Brainstorming Technique 4: Think Bubbles

You may sometimes find that when facing a challenge or trying to come up with an idea, your brain completely shuts down. This is a common occurrence, especially when you are trying to think in a way that does not come natural to the brain. You see, our brain does not process ideas as a whole, but as a series of thoughts. So, it makes sense that we map out our idea as your mind would.

Think bubbles, or mind maps, as they are more commonly known is our fourth brainstorming technique. This is probably the most common technique of brainstorming used most widely when compared to our other thinking tools. This is also one of the most easiest techniques to use as it is visual and appeals to many, and also because it is very much in synchronization with the way that we think.

Let’s test our brain in action. What do you see in the figure below?


You may at first have thought that it is three triangles, or three groups of four triangles each. Rarely would anyone say that it is a group of 12 triangles, even though that is also true. Our brain would instead, be more comfortable to compartmentalize four triangles into three groups, because that’s how the brain works.

Now if we were to map out our thoughts or ideas in the same way, in different compartments, we would see them in a whole new light. The basic process of thought bubbles is that you start with an initial thought and then branch out from it into different thought bubbles. Similar thought bubbles go together, and you make connections between them. You can use thought bubbles from planning out the simplest of events to the most complex of problems.


Why does it work?

This is a very visual way of mapping out ideas and thoughts and often provide utmost clarity. By compartmentalizing your thoughts, you can deal with them in a manner that is easy on the brain without overloading it.


How do we do it?

Unlike other techniques, this one doesn’t follow a series of steps. It is quite simple to start and execute. What we do recommend is that you do this on a whiteboard if you are in a group. You can also do it on a piece of paper, but it can get limiting due to the amount of space you may require.

Start with a main circle in the centre of your board or paper. This is your main problem or idea or challenge. From this circle, we will branch out into different sectors. If you are facing a problem you could start with the classic questions: who, what, when, where, why, how. Or you can simple take your own direction. Categorize your idea into different branches, then have branches come out of those branches. The whole idea is to branch out your thoughts in the way they are coming to you naturally.

As usual, we will take an example to illustrate this technique.

Let’s take a very simple non-business example this time that everyone can relate to.
Let’s plan a trip to Europe using thought bubbles. Planning trips can get really hectic, and most people resort to some form of checklist. Checklists are great, until you find out there were some items you forgot to add to the checklist. But if we start with a mind map, we can actually create even better vacation checklists and are likely to not miss much.
Since this is just an example, we will go through a full mind-mapping process but will not go into full details.

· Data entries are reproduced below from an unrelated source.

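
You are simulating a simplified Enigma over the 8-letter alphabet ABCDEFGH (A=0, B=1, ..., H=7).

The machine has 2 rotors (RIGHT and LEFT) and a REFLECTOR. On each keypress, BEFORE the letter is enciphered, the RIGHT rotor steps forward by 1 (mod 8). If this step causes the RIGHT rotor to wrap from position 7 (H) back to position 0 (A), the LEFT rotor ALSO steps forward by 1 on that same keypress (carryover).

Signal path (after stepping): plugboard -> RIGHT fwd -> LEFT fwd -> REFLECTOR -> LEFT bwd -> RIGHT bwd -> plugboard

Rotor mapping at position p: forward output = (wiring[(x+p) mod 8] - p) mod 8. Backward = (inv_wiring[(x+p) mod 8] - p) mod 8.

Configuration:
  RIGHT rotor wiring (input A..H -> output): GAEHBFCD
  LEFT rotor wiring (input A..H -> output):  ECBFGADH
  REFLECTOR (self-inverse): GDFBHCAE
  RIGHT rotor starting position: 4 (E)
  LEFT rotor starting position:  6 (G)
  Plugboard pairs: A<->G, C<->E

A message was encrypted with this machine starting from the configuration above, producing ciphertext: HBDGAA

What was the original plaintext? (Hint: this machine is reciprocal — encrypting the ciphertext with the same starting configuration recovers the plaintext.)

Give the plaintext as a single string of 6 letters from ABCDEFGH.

Char 1 ('H'): step: R->5, L=6; H->plug->H->R->E->L->D->refl->B->L'->B->R'->D->plug->D
Char 2 ('B'): step: R->6, L=6; B->plug->B->R->F->L->H->refl->E->L'->D->R'->G->plug->A
Char 3 ('D'): step: R->7, L=6; D->plug->D->R->F->L->H->refl->E->L'->D->R'->H->plug->H
Char 4 ('G'): step: R->0, L->7 (L advanced); G->plug->A->R->G->L->B->refl->D->L'->C->R'->G->plug->A
Char 5 ('A'): step: R->1, L=7; A->plug->G->R->C->L->D->refl->B->L'->G->R'->C->plug->E
Char 6 ('A'): step: R->2, L=7; A->plug->G->R->E->L->G->refl->A->L'->A->R'->E->plug->C

Answer: DAHAEC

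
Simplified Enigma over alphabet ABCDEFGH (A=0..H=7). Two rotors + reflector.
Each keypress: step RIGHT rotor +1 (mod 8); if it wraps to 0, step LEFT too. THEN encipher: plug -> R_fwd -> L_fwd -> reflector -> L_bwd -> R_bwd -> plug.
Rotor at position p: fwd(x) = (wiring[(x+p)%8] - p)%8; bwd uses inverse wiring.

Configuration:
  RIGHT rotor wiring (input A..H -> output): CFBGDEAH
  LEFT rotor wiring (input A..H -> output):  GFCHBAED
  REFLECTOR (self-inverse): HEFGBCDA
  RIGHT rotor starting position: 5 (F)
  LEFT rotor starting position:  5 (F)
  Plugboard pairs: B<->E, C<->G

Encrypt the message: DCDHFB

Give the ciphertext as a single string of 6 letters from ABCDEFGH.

Answer: BGCFED

Derivation:
Char 1 ('D'): step: R->6, L=5; D->plug->D->R->H->L->E->refl->B->L'->D->R'->E->plug->B
Char 2 ('C'): step: R->7, L=5; C->plug->G->R->F->L->F->refl->C->L'->G->R'->C->plug->G
Char 3 ('D'): step: R->0, L->6 (L advanced); D->plug->D->R->G->L->D->refl->G->L'->A->R'->G->plug->C
Char 4 ('H'): step: R->1, L=6; H->plug->H->R->B->L->F->refl->C->L'->H->R'->F->plug->F
Char 5 ('F'): step: R->2, L=6; F->plug->F->R->F->L->B->refl->E->L'->E->R'->B->plug->E
Char 6 ('B'): step: R->3, L=6; B->plug->E->R->E->L->E->refl->B->L'->F->R'->D->plug->D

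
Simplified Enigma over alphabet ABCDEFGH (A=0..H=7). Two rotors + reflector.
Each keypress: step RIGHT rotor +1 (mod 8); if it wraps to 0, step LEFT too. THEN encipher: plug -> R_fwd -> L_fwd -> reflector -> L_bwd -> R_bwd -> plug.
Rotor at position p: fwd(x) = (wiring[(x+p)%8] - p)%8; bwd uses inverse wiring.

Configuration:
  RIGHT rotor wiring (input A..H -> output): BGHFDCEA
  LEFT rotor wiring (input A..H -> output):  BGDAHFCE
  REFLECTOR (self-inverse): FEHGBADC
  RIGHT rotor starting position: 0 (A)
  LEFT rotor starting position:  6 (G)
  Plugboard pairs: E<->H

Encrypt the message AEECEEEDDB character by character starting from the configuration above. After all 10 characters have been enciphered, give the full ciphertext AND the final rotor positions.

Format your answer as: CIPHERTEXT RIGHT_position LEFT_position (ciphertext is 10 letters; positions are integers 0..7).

Answer: GBGBGCCEHE 2 7

Derivation:
Char 1 ('A'): step: R->1, L=6; A->plug->A->R->F->L->C->refl->H->L'->H->R'->G->plug->G
Char 2 ('E'): step: R->2, L=6; E->plug->H->R->E->L->F->refl->A->L'->D->R'->B->plug->B
Char 3 ('E'): step: R->3, L=6; E->plug->H->R->E->L->F->refl->A->L'->D->R'->G->plug->G
Char 4 ('C'): step: R->4, L=6; C->plug->C->R->A->L->E->refl->B->L'->G->R'->B->plug->B
Char 5 ('E'): step: R->5, L=6; E->plug->H->R->G->L->B->refl->E->L'->A->R'->G->plug->G
Char 6 ('E'): step: R->6, L=6; E->plug->H->R->E->L->F->refl->A->L'->D->R'->C->plug->C
Char 7 ('E'): step: R->7, L=6; E->plug->H->R->F->L->C->refl->H->L'->H->R'->C->plug->C
Char 8 ('D'): step: R->0, L->7 (L advanced); D->plug->D->R->F->L->A->refl->F->L'->A->R'->H->plug->E
Char 9 ('D'): step: R->1, L=7; D->plug->D->R->C->L->H->refl->C->L'->B->R'->E->plug->H
Char 10 ('B'): step: R->2, L=7; B->plug->B->R->D->L->E->refl->B->L'->E->R'->H->plug->E
Final: ciphertext=GBGBGCCEHE, RIGHT=2, LEFT=7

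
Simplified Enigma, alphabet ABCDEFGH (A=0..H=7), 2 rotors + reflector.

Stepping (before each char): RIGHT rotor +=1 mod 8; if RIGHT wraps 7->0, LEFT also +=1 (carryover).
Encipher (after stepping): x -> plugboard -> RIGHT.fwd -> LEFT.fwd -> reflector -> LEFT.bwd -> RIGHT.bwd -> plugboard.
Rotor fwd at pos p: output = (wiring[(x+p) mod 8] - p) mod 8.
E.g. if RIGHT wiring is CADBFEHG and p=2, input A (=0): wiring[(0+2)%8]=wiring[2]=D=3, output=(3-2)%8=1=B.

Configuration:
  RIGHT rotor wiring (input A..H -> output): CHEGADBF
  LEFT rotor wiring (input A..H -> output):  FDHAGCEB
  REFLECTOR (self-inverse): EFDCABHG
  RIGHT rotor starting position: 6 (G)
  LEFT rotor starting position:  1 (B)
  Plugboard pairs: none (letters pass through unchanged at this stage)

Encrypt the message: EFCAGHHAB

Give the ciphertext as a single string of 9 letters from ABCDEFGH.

Answer: AAHFDFEGH

Derivation:
Char 1 ('E'): step: R->7, L=1; E->plug->E->R->H->L->E->refl->A->L'->G->R'->A->plug->A
Char 2 ('F'): step: R->0, L->2 (L advanced); F->plug->F->R->D->L->A->refl->E->L'->C->R'->A->plug->A
Char 3 ('C'): step: R->1, L=2; C->plug->C->R->F->L->H->refl->G->L'->B->R'->H->plug->H
Char 4 ('A'): step: R->2, L=2; A->plug->A->R->C->L->E->refl->A->L'->D->R'->F->plug->F
Char 5 ('G'): step: R->3, L=2; G->plug->G->R->E->L->C->refl->D->L'->G->R'->D->plug->D
Char 6 ('H'): step: R->4, L=2; H->plug->H->R->C->L->E->refl->A->L'->D->R'->F->plug->F
Char 7 ('H'): step: R->5, L=2; H->plug->H->R->D->L->A->refl->E->L'->C->R'->E->plug->E
Char 8 ('A'): step: R->6, L=2; A->plug->A->R->D->L->A->refl->E->L'->C->R'->G->plug->G
Char 9 ('B'): step: R->7, L=2; B->plug->B->R->D->L->A->refl->E->L'->C->R'->H->plug->H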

Let’s start with our thought bubble in the centre and call it “Eurotrip”.


Let’s use the basic questions to further help our thinking process: The W questions. The W questions help to enhance the thinking process, while covering all aspects of your event, idea or problem.


Next choose a thought cloud and expand on it. Each item becomes its own cloud which you can keep expanding on, until you reach a layer where you don’t need any more clarification.


Basically, you keep expanding each thought bubble into more thought bubbles. You can even connect thought bubbles that have a direct relationship with each other.

Let’s see a further version of this:


This is still not a complete mind map for a trip, but it’s a great start, and things are finally coming together in an easy to understand format. As you can see, it can really become complex, while remaining clear at the same time, which is why we initially suggested that you start with a bigger space.


Why are think bubbles so great?

Besides being super easy to understand and work with, and being visual for those who need visual clarity, the best part about mindmaps is that you can erase any thought bubble if it doesn’t fit anymore. Because everything is in its own space independently, you can make changes very easily without affecting the rest of the thought process. Of course, group of bubbles will go away when a main bubble with branches goes away, but those branches may not be relevant anyway, if the main bubble does not exist anymore.

This technique does wonderfully in group meetings and brainstorming sessions, particularly for planning on new activities, assigning tasks to team members or just laying out a new event plan. It is also extremely simple to execute and light on text, while being extremely clear at the same time. Thought bubbles are also very easy to grasp and understand even if you were not a part of the team, and it makes it very easy to explain a concept to someone else. Hence think bubbles or mind maps can also be used in presentations when unveiling a new idea of a product of service. It shows the flow of processes, it shows assignment of responsibilities, time lines, and anything else that you want it to show.